A year ago, more or less, I was in south Wales bagging Craig y Llyn, and bemoaning the fact that the General Election of 12/12/19 had resulted in the election of a bunch of incompetents. I have not seen evidence to challenge this opinion. Four and a half years have passed since June 2016 and these idiots have not even managed to do a Brexit deal that they were given a mandate to do: twice. And these are the people we expect to lead us through this crisis? For Chr… oh, I said that already.

I turn my back on it, live my life as best I can, keep walking. Today’s hike follows hot on the heels of the walk in the Lakes I did on Saturday (four days ago), and there’ll be at least one more CT walk before the end of the year as we’re off to a cottage in Norfolk over Christmas, under the shade of Beacon Hill, one of the more distant CTs from home, in England at least. I would like to get back to Wales and Scotland but they have closed their doors, so Norfolk it is. As it stands at the moment, the government have not yet screwed this one up.

Racecourse grandstand
The racecourse grandstand, and a few birds.

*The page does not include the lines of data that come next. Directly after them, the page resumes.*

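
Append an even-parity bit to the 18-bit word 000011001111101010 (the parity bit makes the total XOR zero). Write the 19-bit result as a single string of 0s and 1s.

0000110011111010101

XOR of the 18 data bits: 0⊕0⊕0⊕0⊕1⊕1⊕0⊕0⊕1⊕1⊕1⊕1⊕1⊕0⊕1⊕0⊕1⊕0 = 1
Parity bit = 1 (so all 19 bits XOR to 0).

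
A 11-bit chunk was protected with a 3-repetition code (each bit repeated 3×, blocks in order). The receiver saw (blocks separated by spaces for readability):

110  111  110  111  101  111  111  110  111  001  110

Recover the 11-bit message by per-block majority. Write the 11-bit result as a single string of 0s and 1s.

Block 1 (110): 2 ones → 1
Block 2 (111): 3 ones → 1
Block 3 (110): 2 ones → 1
Block 4 (111): 3 ones → 1
Block 5 (101): 2 ones → 1
Block 6 (111): 3 ones → 1
Block 7 (111): 3 ones → 1
Block 8 (110): 2 ones → 1
Block 9 (111): 3 ones → 1
Block 10 (001): 1 one → 0
Block 11 (110): 2 ones → 1

11111111101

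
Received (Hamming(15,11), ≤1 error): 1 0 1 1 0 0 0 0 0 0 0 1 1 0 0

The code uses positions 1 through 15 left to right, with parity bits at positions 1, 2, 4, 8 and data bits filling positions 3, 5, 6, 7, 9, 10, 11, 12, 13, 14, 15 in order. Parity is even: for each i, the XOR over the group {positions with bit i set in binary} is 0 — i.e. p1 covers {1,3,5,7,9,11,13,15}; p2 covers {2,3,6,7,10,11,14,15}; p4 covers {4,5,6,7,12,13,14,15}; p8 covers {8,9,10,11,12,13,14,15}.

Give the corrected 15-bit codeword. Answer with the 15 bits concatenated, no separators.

s1 (pos 1,3,5,7,9,11,13,15): 1⊕1⊕0⊕0⊕0⊕0⊕1⊕0 = 1
s2 (pos 2,3,6,7,10,11,14,15): 0⊕1⊕0⊕0⊕0⊕0⊕0⊕0 = 1
s4 (pos 4,5,6,7,12,13,14,15): 1⊕0⊕0⊕0⊕1⊕1⊕0⊕0 = 1
s8 (pos 8,9,10,11,12,13,14,15): 0⊕0⊕0⊕0⊕1⊕1⊕0⊕0 = 0
Syndrome s8…s1 = 0111 → error at position 7.
Flip position 7: 101100000001100 → 101100100001100

101100100001100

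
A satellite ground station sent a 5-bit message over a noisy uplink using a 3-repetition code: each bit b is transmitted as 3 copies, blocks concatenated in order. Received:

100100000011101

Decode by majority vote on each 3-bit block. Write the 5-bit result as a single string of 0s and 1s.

00011

Block 1 (100): 1 one → 0
Block 2 (100): 1 one → 0
Block 3 (000): 0 ones → 0
Block 4 (011): 2 ones → 1
Block 5 (101): 2 ones → 1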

So be it. Hanging Hill was on the borderline of the ‘possible day trip’ v ‘need to stay over’ territories, but I’m glad I did it with some time spent in Bath as well, as it’s an attractive city and worth a proper look around. And the pubs are open, which helps. It’s one of the busier places I’ve been in the last nine months, and certainly more lively than Manchester at the moment — but it should be thronged, jampacked at this time of year. Like everywhere else, if it is to get back on a sounder footing before too long passes, it will be despite the Jokers that rule us, not because of them.